Drake beugte sich vor und spürte, wie sich die Muskeln um seinen Magen anspannten. »Okay, Brandon. Sie haben meine Aufmerksamkeit. Wer ist die Frau?«

»Sarie van Keuren, ein Name, der Ihnen, glaube ich, nicht unbekannt ist.«

»Die Parasitologin. Behalten die Iraner sie immer noch im Auge?«

»Ja, Sir. Sie haben ungefähr das gleiche Foto, das Sie hier sehen.«

»Und der Mann, dem sie die Hand schüttelt?«

»Das war nicht so leicht herauszufinden – er reist mit einem argentinischen Pass auf den Namen Peter Jourgan. Sein richtiger Name ist aber Peter Howell. Ehemals SAS und MI6, hat sich inzwischen nach Kalifornien zurückgezogen.«

»Was macht er dann in Kapstadt bei van Keuren?«, warf Dave Collen ein.

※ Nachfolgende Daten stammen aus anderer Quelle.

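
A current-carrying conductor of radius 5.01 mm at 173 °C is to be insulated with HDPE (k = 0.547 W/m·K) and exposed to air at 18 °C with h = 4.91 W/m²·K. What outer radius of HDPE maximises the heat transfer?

For a cylinder, r_cr = k_ins/h = 0.547/4.91 = 0.111 m = 11.1 cm

r_cr = 11.1 cm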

»Na ja, er hat sich nicht ganz zurückgezogen. Er ist noch als Berater tätig, aber wie und für wen, das ist unsicher.«

»Ich nehme an, Sie haben sich die Army-Unterlagen angesehen«, sagte Drake. »Wie sind Smiths Anweisungen?«

»Er hat keine. Offiziell hat er sich beurlauben lassen.«

»Quatsch. Ist er beim Geheimdienst?«

»Er hat früher für den Geheimdienst gearbeitet«, antwortete Gazenga. »Aber es gibt keine Hinweise, dass er es immer noch tut.«

»Und wenn es so wäre, dann würde er sich wohl kaum mit einem Ex-SAS-Mann in Südafrika treffen«, fügte Collen hinzu.

»Das glaube ich auch«, meinte Gazenga. »Sie erinnern sich wahrscheinlich daran, dass Smith durch seinen Job beim USAMRIID in die Hades-Katastrophe verwickelt war. Danach taucht er an verschiedenen Orten auf, ohne dass man einen zwingenden Grund dafür erkennen könnte.«

»Dann hat ihn jemand angeheuert, nachdem er diesem Tremont das Handwerk gelegt hat«, warf Drake ein.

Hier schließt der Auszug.